Our life experiences and the realities that we live in have an impact on our mental and emotional health and well being. The ones that impact us negatively are our woundings. Some of these experiences of wounding we have more control over than others. The reality is that we live in a society in which there are many systems of oppression within which we must exist and which wound us very deeply, that is. things like racism, incarceration, sexism, classism or homophobia. In addition to these systems we also create our own wounding by engaging in behavior or activities that are not good for us (for example substance use, addictive behaviors or violence). Sometimes the very behaviors that are hurting us are the coping skills we have developed to try to deal with our woundings such as using drugs and alcohol.
It is very important to be aware of the difference between those factors and conditions that society imposes upon us that create wounding and those that we impose upon ourselves. There are many places where the two intersect; and the impact on our mental and emotional health and wellness becomes even more profound as we turn the negative thoughts and beliefs about ourselves inwards and start to act them out. To quote James Baldwin: “You know it’s not the world that was my oppressor, because what the world does to you, if it does it to you long enough and effectively enough, you begin to do to yourself.”

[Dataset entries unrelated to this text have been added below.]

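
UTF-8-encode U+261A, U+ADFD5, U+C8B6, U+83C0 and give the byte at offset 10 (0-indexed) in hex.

U+261A → 3-byte form E2 98 9A at offsets 0–2.
U+ADFD5 → 4-byte form F2 AD BF 95 at offsets 3–6.
U+C8B6 → 3-byte form EC A2 B6 at offsets 7–9.
U+83C0 → 3-byte form E8 8F 80 at offsets 10–12.
Offset 10 falls in char 4's range; it's byte 1 of E8 8F 80 = 0xE8.

0xE8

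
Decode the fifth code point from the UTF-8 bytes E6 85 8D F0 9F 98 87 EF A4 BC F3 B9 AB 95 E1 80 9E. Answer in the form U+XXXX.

U+101E

Offset 0: leading byte 0xE6 = 11100110 → 3-byte char #1 = E6 85 8D.
Offset 3: leading byte 0xF0 = 11110000 → 4-byte char #2 = F0 9F 98 87.
Offset 7: leading byte 0xEF = 11101111 → 3-byte char #3 = EF A4 BC.
Offset 10: leading byte 0xF3 = 11110011 → 4-byte char #4 = F3 B9 AB 95.
Offset 14: leading byte 0xE1 = 11100001 → 3-byte char #5 = E1 80 9E.
Leading byte 0xE1 = 11100001 matches 1110xxxx → 3-byte sequence.
Byte 1: 0xE1 = 11100001, payload 0001 (4 bits).
Byte 2: 0x80 = 10000000 (10xxxxxx ✓), payload 000000.
Byte 3: 0x9E = 10011110 (10xxxxxx ✓), payload 011110.
Concatenate: 0001000000011110 = 0x101E (16 bits → U+101E).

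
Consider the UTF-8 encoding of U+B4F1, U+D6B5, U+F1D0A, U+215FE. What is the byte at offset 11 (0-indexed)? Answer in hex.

0xA1

U+B4F1 → 3-byte form EB 93 B1 at offsets 0–2.
U+D6B5 → 3-byte form ED 9A B5 at offsets 3–5.
U+F1D0A → 4-byte form F3 B1 B4 8A at offsets 6–9.
U+215FE → 4-byte form F0 A1 97 BE at offsets 10–13.
Offset 11 falls in char 4's range; it's byte 2 of F0 A1 97 BE = 0xA1.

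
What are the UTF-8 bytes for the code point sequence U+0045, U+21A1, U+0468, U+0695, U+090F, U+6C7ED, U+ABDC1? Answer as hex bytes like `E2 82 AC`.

45 E2 86 A1 D1 A8 DA 95 E0 A4 8F F1 AC 9F AD F2 AB B7 81

U+0045: 1-byte form → 45.
U+21A1: 3-byte form → E2 86 A1.
U+0468: 2-byte form → D1 A8.
U+0695: 2-byte form → DA 95.
U+090F: 3-byte form → E0 A4 8F.
U+6C7ED: 4-byte form → F1 AC 9F AD.
U+ABDC1: 4-byte form → F2 AB B7 81.
Concatenated (19 bytes): 45 E2 86 A1 D1 A8 DA 95 E0 A4 8F F1 AC 9F AD F2 AB B7 81.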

Take a minute to think about what woundings you have sustained over the course of your life. How are they continuing to impact your life, the choices you make and the behaviors you are engaging in? The reality is that unless we can start to heal our wounds they continue to bleed within us, causing us to stay in a cycle of wounding. We end up operating from our wounded places and in doing so, wound others and ourselves. If we are to heal ourselves and create healing within our communities, we have to break this cycle.

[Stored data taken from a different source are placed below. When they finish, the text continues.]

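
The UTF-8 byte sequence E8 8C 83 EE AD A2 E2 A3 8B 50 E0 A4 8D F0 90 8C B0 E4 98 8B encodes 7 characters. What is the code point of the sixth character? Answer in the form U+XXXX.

U+10330

Offset 0: leading byte 0xE8 = 11101000 → 3-byte char #1 = E8 8C 83.
Offset 3: leading byte 0xEE = 11101110 → 3-byte char #2 = EE AD A2.
Offset 6: leading byte 0xE2 = 11100010 → 3-byte char #3 = E2 A3 8B.
Offset 9: leading byte 0x50 = 01010000 → 1-byte char #4 = 50.
Offset 10: leading byte 0xE0 = 11100000 → 3-byte char #5 = E0 A4 8D.
Offset 13: leading byte 0xF0 = 11110000 → 4-byte char #6 = F0 90 8C B0.
Leading byte 0xF0 = 11110000 matches 11110xxx → 4-byte sequence.
Byte 1: 0xF0 = 11110000, payload 000 (3 bits).
Byte 2: 0x90 = 10010000 (10xxxxxx ✓), payload 010000.
Byte 3: 0x8C = 10001100 (10xxxxxx ✓), payload 001100.
Byte 4: 0xB0 = 10110000 (10xxxxxx ✓), payload 110000.
Concatenate: 000010000001100110000 = 0x10330 (21 bits → U+10330).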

This brings me back to the questions I asked at the beginning of this article. How can I create healing for myself and perhaps for those in my life I have caused to be wounded through some of my actions?
“We end up operating from our wounded places
and in doing so, wound others and ourselves.”

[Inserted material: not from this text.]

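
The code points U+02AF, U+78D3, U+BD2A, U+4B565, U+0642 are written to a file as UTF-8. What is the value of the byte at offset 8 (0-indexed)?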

Healing is a process. It will not happen overnight. Some wounds may never heal completely; but we can find a way to integrate them into who we are in a way that allows us to move forward in our lives. In doing so, we stop the bleeding. Nothing that has entered into our experiences is ever lost – positive or negative. The person I am today is made up of my woundings as much as my successes, perhaps even more so because the woundings have made me stronger.
Some of the things we can do to create healing include not engaging in unhealthy behaviors that cause us to wound ourselves or others (for example substance use, violent behavior). Also, we can start to create community with others who are engaging in healthy behaviors and seeking to make changes to unhealthy lifestyles. In doing this we support our healing and that of others. Spiritual belief and practice is vital to our healing because it gives our lives meaning. Engaging in regular spiritual practice grounds us and gives us solace. Finally, engaging in health creative pursuits can be a way of transforming our wounds as well (for example writing, art, music, dance, etc…). These are just some of the ways that we can start to create healing.
Our wounds, if left unattended, continue to bleed and motive our behaviors. In creating healing for ourselves we can start to make changes to those behaviors we are engaging in that do not suit us and which are negatively impacting our lives and the lives of others. In starting to heal these wounds, and ourselves, our woundings become transformed into sources of strength we can draw upon in our time of need.